Published: Thursday, June 5 2008 12:07 a.m. MDT

SAN DIEGO (AP) — A federal judge Wednesday ordered the city to allow military contractor Blackwater Worldwide to begin using a new counterterrorism training center in a warehouse outfitted with an indoor firing range.

District Judge Marilyn Huff ruled that the company would suffer irreparable harm if it could not begin holding classes there for Navy sailors.

Blackwater sued last month to force the city to issue final occupancy permits after the required inspections were already approved, claiming officials upended normal procedures because they feared a political backlash.

The city responded that the company misled officials about the nature of the center, which includes a multilevel mock ship built out of cargo containers, to avoid triggering a full review by the city planning commission and a possible City Council vote.

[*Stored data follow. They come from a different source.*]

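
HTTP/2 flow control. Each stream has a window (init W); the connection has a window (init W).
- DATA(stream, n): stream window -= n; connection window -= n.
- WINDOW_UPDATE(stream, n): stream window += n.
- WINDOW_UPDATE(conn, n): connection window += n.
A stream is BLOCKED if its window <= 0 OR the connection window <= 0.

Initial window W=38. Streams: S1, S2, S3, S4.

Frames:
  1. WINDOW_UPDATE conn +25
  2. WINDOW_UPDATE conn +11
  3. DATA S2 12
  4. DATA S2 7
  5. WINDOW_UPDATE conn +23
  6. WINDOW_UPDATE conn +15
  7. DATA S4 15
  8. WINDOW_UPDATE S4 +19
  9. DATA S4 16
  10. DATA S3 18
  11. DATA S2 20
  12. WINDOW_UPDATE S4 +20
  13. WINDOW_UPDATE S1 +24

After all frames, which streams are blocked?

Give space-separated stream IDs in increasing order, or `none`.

Op 1: conn=63 S1=38 S2=38 S3=38 S4=38 blocked=[]
Op 2: conn=74 S1=38 S2=38 S3=38 S4=38 blocked=[]
Op 3: conn=62 S1=38 S2=26 S3=38 S4=38 blocked=[]
Op 4: conn=55 S1=38 S2=19 S3=38 S4=38 blocked=[]
Op 5: conn=78 S1=38 S2=19 S3=38 S4=38 blocked=[]
Op 6: conn=93 S1=38 S2=19 S3=38 S4=38 blocked=[]
Op 7: conn=78 S1=38 S2=19 S3=38 S4=23 blocked=[]
Op 8: conn=78 S1=38 S2=19 S3=38 S4=42 blocked=[]
Op 9: conn=62 S1=38 S2=19 S3=38 S4=26 blocked=[]
Op 10: conn=44 S1=38 S2=19 S3=20 S4=26 blocked=[]
Op 11: conn=24 S1=38 S2=-1 S3=20 S4=26 blocked=[2]
Op 12: conn=24 S1=38 S2=-1 S3=20 S4=46 blocked=[2]
Op 13: conn=24 S1=62 S2=-1 S3=20 S4=46 blocked=[2]

Answer: S2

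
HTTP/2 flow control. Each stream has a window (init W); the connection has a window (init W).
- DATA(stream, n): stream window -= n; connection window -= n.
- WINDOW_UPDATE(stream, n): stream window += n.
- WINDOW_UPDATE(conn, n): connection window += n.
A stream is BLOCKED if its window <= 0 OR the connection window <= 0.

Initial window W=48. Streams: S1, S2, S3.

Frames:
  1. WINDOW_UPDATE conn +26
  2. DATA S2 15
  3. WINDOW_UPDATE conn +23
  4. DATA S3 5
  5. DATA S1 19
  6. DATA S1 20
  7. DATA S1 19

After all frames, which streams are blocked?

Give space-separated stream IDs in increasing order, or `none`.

Answer: S1

Derivation:
Op 1: conn=74 S1=48 S2=48 S3=48 blocked=[]
Op 2: conn=59 S1=48 S2=33 S3=48 blocked=[]
Op 3: conn=82 S1=48 S2=33 S3=48 blocked=[]
Op 4: conn=77 S1=48 S2=33 S3=43 blocked=[]
Op 5: conn=58 S1=29 S2=33 S3=43 blocked=[]
Op 6: conn=38 S1=9 S2=33 S3=43 blocked=[]
Op 7: conn=19 S1=-10 S2=33 S3=43 blocked=[1]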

Huff found that other firing range operators in the city had not been required to undergo similar reviews.

Classes for sailors will begin Thursday, according to Brian Bonfiglio, a Blackwater executive overseeing the project. They were originally set to begin at the center Monday but were suspended pending the judge's ruling.

"I am officially ecstatic," Bonfiglio said.

The city said in a statement that it would probably appeal.

It said Blackwater's plan to use the warehouse for "paramilitary training" makes it different from other firing ranges. Sailors would move around the mock ship with firearms instead of remaining stationary, as at an indoor firing range.

The company said the San Diego center would be used only to provide contracted training for the Navy, not for training its own overseas security workers.

"This is not a paramilitary outfit at all; it is a training facility for American sailors, and the intent is to help them save their lives and the lives of others and save their ships," said Blackwater attorney Michael Neil.

Blackwater, the largest private security company in Iraq, has been under scrutiny as a federal grand jury in Washington investigates the company's involvement in the shooting deaths of 17 Iraqi civilians. The company is also under investigation for possible weapons smuggling. Blackwater denies the allegations.